Wal-Mart has put much of its efforts into improving its mobile app experience. The retailer expects 210 million visits to the app between the beginning of November and the end of December.

"The smartphone is the bridge," Walmart.com president and CEO Fernando Madeira said. "It will be the tool in terms of how our customers shop in the store and online."

What's next for Wal-Mart in the quest to innovate and impress shoppers is closely guarded information around the @WalmartLabs offices. Specifics are hard to come by, but it is clear that the retailer is working to improve communication between customers and the stores in which they shop.

By the end of the year, Wal-Mart is planning to test Walmart Simple Text, a program that allows shoppers to text questions to the store. A shopper looking for toothpicks, for example, would text 'toothpicks' and then receive information on where the items are located.

The idea was submitted by a team during a coding event at TechCrunch's #HackDisrupt.
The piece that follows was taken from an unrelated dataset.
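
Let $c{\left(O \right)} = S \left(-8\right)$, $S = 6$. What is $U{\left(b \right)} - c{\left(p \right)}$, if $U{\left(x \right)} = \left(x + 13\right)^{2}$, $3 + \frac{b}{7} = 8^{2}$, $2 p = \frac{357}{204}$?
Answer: $193648$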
More than 600 people participated in what is one of the Silicon Valley's many events aimed at encouraging collaboration and innovation.

Technology has changed the shopping experiences in ways that Wal-Mart founder Sam Walton couldn't have dreamed. Even so, Ashe said, the company is still operating in a way that Walton would appreciate. Walton's mission to save customers money is at the heart of everything @WalmartLabs and Global e-Commerce are doing.

McMillon and Ashe speak of making Wal-Mart as relevant for the next 50 years as it was for the previous 53.

"What the Internet has brought to society over the last 15 years, compared to what Sam Walton did, they're not dissimilar," Ashe said. "It's about democratizing access, eliminating arbitrages and inefficiencies, and creating significant efficiencies that you give back to customers in the form of price. That's what the Internet demands now. That's what, you know, a guy in Arkansas began doing 50 something years ago. The ethos of Wal-Mart and the context of the consumer Internet are very aligned."